In an attempt to change the nation's deeply unequal tax system, Sen. Ron Wyden (D-Ore.) last month introduced an updated version of his Billionaires Income Tax, legislation that would impose an annual levy on billionaires' unrealized capital gains. Wyden is pushing to include the measure in Democrats' Build Back Better reconciliation package.

"There are two tax codes in America," Wyden, chair of the powerful Senate Finance Committee, said in a statement after unveiling his bill. "The first is mandatory for workers who pay taxes out of every paycheck.

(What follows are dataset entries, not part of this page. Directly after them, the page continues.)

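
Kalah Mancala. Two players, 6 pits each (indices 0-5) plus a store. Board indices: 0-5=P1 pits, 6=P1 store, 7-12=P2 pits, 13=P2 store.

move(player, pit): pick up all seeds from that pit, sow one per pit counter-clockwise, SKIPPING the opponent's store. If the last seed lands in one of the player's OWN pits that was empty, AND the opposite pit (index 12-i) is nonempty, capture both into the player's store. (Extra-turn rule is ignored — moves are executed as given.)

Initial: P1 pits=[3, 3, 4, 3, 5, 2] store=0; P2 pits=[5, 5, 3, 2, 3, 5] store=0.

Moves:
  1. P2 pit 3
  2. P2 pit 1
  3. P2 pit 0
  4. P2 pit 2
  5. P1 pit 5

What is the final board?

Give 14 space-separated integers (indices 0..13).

Move 1: P2 pit3 -> P1=[3,3,4,3,5,2](0) P2=[5,5,3,0,4,6](0)
Move 2: P2 pit1 -> P1=[3,3,4,3,5,2](0) P2=[5,0,4,1,5,7](1)
Move 3: P2 pit0 -> P1=[3,3,4,3,5,2](0) P2=[0,1,5,2,6,8](1)
Move 4: P2 pit2 -> P1=[4,3,4,3,5,2](0) P2=[0,1,0,3,7,9](2)
Move 5: P1 pit5 -> P1=[4,3,4,3,5,0](1) P2=[1,1,0,3,7,9](2)

Answer: 4 3 4 3 5 0 1 1 1 0 3 7 9 2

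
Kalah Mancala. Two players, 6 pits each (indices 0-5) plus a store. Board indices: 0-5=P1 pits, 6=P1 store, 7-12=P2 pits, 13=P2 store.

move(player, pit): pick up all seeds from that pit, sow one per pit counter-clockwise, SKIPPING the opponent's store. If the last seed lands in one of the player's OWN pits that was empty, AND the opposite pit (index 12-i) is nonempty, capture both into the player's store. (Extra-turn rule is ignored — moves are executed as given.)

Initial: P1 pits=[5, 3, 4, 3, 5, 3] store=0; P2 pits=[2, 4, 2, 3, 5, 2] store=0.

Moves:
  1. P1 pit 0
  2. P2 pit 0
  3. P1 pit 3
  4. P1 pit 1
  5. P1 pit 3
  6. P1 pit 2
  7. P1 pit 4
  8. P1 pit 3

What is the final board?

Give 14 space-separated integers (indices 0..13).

Answer: 1 0 0 0 0 8 18 3 0 4 4 0 3 0

Derivation:
Move 1: P1 pit0 -> P1=[0,4,5,4,6,4](0) P2=[2,4,2,3,5,2](0)
Move 2: P2 pit0 -> P1=[0,4,5,4,6,4](0) P2=[0,5,3,3,5,2](0)
Move 3: P1 pit3 -> P1=[0,4,5,0,7,5](1) P2=[1,5,3,3,5,2](0)
Move 4: P1 pit1 -> P1=[0,0,6,1,8,6](1) P2=[1,5,3,3,5,2](0)
Move 5: P1 pit3 -> P1=[0,0,6,0,9,6](1) P2=[1,5,3,3,5,2](0)
Move 6: P1 pit2 -> P1=[0,0,0,1,10,7](2) P2=[2,6,3,3,5,2](0)
Move 7: P1 pit4 -> P1=[1,0,0,1,0,8](10) P2=[3,7,4,4,0,3](0)
Move 8: P1 pit3 -> P1=[1,0,0,0,0,8](18) P2=[3,0,4,4,0,3](0)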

The second is voluntary for billionaires who defer paying taxes for years, if not indefinitely."

Replying to Musk's Twitter poll, Wyden on Saturday reiterated the case for his legislation, writing: "Whether or not the world's wealthiest man pays any taxes at all shouldn't depend on the results of a Twitter poll."

"It's time for the Billionaires Income Tax," the Oregon Democrat added.

In a statement on Sunday, ATF said that Musk's Twitter escapade offers the "best argument imaginable for the Billionaires Income Tax now before Congress."

"While it's good news that it looks like Elon Musk will finally be paying some taxes on his enormous growth in wealth, billionaires shouldn't only have to pay taxes when they volunteer to do so," said Frank Clemente, the group's executive director. "Under our current, rigged tax code, it's mandatory for working families to pay each and every year while billionaires only pay when they feel like selling off their assets."

"Under the Billionaires Income Tax," Clemente noted, "Musk would also pay every year on the income derived from his wealth growth.”

Urging congressional Democrats to include the Billionaires Income Tax (BIT) in their reconciliation bill, ATF pointed to a recent survey data showing that "funding the package with this tax makes the bill 20 to 40 points more popular with voters in key battleground districts and states—including among Republicans."

"Impacting fewer than a thousand fabulously rich Americans, the BIT could raise more than $550 billion to help fund the Democrats' $1.75 trillion Build Back Better (BBB) plan of social and environmental investments," the group observed. "President Biden has endorsed the tax, which also has the blessing of Sen. Kyrsten Sinema [of Arizona], the Democratic senator otherwise most averse to higher taxes on the wealthy."